Insertion – Next filtered insertion.

imfusion.util.reference

Utility functions used for generating augmented reference genomes.

imfusion.util.reference.concatenate_fastas(fasta_paths, output_path)

Concatenates multiple fasta files into a single file.

This function combines multiple fasta files into a single output file.

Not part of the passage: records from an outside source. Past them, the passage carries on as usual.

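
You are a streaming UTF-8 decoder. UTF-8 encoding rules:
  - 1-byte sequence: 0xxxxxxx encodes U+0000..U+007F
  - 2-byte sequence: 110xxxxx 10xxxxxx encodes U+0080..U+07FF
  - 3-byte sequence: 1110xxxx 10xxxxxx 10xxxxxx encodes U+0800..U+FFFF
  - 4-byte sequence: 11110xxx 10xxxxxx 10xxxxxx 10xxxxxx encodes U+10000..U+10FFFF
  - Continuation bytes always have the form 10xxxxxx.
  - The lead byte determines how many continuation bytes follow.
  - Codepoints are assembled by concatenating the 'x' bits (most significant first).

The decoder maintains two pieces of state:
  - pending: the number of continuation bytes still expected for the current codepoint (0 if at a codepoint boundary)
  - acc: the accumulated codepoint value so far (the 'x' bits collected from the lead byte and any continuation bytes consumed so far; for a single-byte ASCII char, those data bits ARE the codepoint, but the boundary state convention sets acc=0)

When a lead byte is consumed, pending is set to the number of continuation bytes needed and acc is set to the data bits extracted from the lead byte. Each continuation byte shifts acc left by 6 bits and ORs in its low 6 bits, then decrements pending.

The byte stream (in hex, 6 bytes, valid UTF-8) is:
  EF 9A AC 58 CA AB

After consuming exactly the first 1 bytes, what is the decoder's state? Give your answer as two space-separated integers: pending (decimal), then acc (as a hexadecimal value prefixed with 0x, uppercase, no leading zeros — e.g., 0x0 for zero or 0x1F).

Answer: 2 0xF

Derivation:
Byte[0]=EF: 3-byte lead. pending=2, acc=0xF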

It is mainly used to generate the combined reference genome that contains both the reference genome sequence and the transposon sequence.

Parameters:
  • fasta_paths (List[pathlib.Path]) – Paths to fasta files that should be concatentated.
  • output_path (pathlib.Paths) – Path for the combined output file.
imfusion.util.reference.mask_regions(refseq_path, blacklist_regions)

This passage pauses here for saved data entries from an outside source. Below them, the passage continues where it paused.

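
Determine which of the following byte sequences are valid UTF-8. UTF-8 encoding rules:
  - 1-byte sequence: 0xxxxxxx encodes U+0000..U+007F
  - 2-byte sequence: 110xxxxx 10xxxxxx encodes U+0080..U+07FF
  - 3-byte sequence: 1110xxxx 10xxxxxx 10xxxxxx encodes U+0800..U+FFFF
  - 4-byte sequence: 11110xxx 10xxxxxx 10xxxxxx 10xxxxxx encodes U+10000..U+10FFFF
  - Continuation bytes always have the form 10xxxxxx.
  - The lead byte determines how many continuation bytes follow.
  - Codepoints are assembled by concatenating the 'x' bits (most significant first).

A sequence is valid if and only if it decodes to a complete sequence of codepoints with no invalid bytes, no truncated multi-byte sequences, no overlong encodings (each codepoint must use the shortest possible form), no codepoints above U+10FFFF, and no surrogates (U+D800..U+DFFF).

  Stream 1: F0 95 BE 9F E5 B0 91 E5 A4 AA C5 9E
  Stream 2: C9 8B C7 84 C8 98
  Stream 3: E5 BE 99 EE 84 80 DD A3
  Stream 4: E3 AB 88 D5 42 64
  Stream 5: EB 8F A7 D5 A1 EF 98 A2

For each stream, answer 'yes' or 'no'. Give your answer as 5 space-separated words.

Answer: yes yes yes no yes

Derivation:
Stream 1: decodes cleanly. VALID
Stream 2: decodes cleanly. VALID
Stream 3: decodes cleanly. VALID
Stream 4: error at byte offset 4. INVALID
Stream 5: decodes cleanly. VALID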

Masks blacklisted regions in a given reference sequence.

This function removes blacklisted regions from a given reference genome. Blacklisted regions are removed by replacing their original sequence with a sequences of ‘N’ nucleotides.

Parameters:
  • refseq_path (pathlib.Path) – Path to the reference sequence in fasta format.
  • blacklist_regions (List[tuple(str, int, int)]:) – List of regions that should be blacklisted in the reference sequence. Regions should be specified as a tuple of (chromosome, start_position, end_position). For example: (‘1’, 2000, 2200).
Returns:

Path to edited reference sequence.

Return type:

pathlib.Path

imfusion.util.reference.blacklist_for_regions(region_strs)

Builds blacklist region list for region strings.

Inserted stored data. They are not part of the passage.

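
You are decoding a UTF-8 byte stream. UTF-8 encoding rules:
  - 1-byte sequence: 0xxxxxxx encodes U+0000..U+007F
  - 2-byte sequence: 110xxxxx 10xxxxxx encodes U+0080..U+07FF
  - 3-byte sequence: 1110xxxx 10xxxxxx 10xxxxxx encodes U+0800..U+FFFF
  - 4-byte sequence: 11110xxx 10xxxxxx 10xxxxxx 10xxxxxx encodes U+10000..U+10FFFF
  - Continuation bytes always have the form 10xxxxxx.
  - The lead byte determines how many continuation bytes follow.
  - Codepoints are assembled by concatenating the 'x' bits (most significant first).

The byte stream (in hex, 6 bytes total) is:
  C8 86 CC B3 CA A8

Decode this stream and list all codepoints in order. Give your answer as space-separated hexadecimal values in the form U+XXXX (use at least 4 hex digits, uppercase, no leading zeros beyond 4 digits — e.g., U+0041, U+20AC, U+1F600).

Answer: U+0206 U+0333 U+02A8

Derivation:
Byte[0]=C8: 2-byte lead, need 1 cont bytes. acc=0x8
Byte[1]=86: continuation. acc=(acc<<6)|0x06=0x206
Completed: cp=U+0206 (starts at byte 0)
Byte[2]=CC: 2-byte lead, need 1 cont bytes. acc=0xC
Byte[3]=B3: continuation. acc=(acc<<6)|0x33=0x333
Completed: cp=U+0333 (starts at byte 2)
Byte[4]=CA: 2-byte lead, need 1 cont bytes. acc=0xA
Byte[5]=A8: continuation. acc=(acc<<6)|0x28=0x2A8
Completed: cp=U+02A8 (starts at byte 4)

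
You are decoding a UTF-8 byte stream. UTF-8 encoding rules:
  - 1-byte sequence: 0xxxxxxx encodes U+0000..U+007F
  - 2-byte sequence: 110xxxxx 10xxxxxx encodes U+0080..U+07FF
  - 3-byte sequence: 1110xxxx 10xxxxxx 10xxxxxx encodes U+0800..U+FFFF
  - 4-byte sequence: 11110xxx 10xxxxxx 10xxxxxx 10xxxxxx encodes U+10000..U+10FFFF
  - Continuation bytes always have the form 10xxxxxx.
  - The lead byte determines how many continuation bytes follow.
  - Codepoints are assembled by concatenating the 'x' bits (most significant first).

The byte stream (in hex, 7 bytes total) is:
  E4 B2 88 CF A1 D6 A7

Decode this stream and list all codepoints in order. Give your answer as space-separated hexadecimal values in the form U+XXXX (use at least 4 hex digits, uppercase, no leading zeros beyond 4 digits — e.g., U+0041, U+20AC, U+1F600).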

Parses region strings into a list of blacklist region tuples. Region strings should be provided in the following format: ‘chromosome:start-end’. For example, ‘X:1000-2000’ denotes a a region on chromosome X from position 1000 to 2000.

Parameters:region_strs (List[str]) – List of region strings.
Returns:List of blacklist region tuples.
Return type:tuple(str, int, int)
imfusion.util.reference.blacklist_for_genes(gene_ids, reference_gtf)

Builds blacklist frame for given genes.

Returns a list of blacklist regions encompassing the regions spanned by the genes corresponding to the given gene ids.

Parameters:
  • gene_ids (List[str]) – List of (Ensembl) gene ids.
  • reference_gtf (GtfFile) – GtfFile instance containing reference gene features.
Returns:

List of blacklist region tuples.

Return type:

tuple(str, int, int)

imfusion.util.tabix

Utility classes used for fast access to Gtf and Bed files.

class imfusion.util.tabix.GtfFile(file_path)
__delattr__

x.__delattr__(‘name’) <==> del x.name

__format__()

default object formatter

__getattribute__

x.__getattribute__(‘name’) <==> x.name

__hash__
__reduce__()

helper for pickle

__reduce_ex__()

helper for pickle

__setattr__

x.__setattr__(‘name’, value) <==> x.name = value

__sizeof__() → int

size of object in memory, in bytes

__str__
classmethod compress(file_path, out_path=None, sort=True, create_index=True)

Compresses and indexes a gtf file using bgzip and tabix.

fetch(reference=None, start=None, end=None, filters=None, incl_left=True, incl_right=True)

Fetches records for the given region.

get_gene(gene_id, feature_type='gene', field_name='gene_id', **kwargs)

Fetchs a given gene by id.

get_region(reference=None, start=None, end=None, filters=None, incl_left=True, incl_right=True)

Fetches DataFrame of features for the given region.

classmethod sort(file_path, out_path)

Sorts a gtf file by position, required for indexing by tabix.